Thank you to CBS Evening News for the YouTube coverage of the devastating pile-up caused by icy roads in Texas.
Experts seem to think that the estimated cost of the Texas winter storm damage we encountered last week will likely rival that of Hurricane Harvey.
In a riveting report provided by Austin American Statesman, authors Bob Sechler and Lori Hawkins offer, " Insurance industry executives say they anticipate the price tag for recovery could approach that of Hurricane Harvey in 2017 — which resulted in $19 billion in insured losses in Texas, primarily along the Gulf Coast, and is considered the costliest storm in the state's history.
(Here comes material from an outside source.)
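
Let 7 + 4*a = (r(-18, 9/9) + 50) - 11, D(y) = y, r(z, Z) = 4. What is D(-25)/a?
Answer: -25/9 ≈ -2.7778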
A final financial estimate of the destruction of our Texas winter storms is still being tallied but considering most of Texas was impacted and claims continue to come in, experts offer that, the ultimate amount of insured damages statewide will rival Harvey's price tag. Whether from accidents on the roads, the damage from plumbing issues, the damage from not having electricity nor running water insurance agents are bracing for "hundreds of thousands of claims."
Here is a Youtube video from WFAA 8 depicting some of the damage caused by the Texas Winter Storms.
The Dallas Morning News quoted Camille Garcia, Communications Director with the Insurance Council of Texas, a trade group for the state’s home, auto, renters, and business insurance agents, offering “Texas is used to storms and hurricanes, but those are regional. We are talking about an event that reached every part of Texas.”
Garcia further offers, “This is probably going to be the single-largest claim count for any one event."
Software that helps calculate catastrophic damage claims, developed by Karen Clark & Co, is helping insurance agencies to predict the loss.
According to the data prediction, insurers will likely see at least $18 billion dollars worth of loss.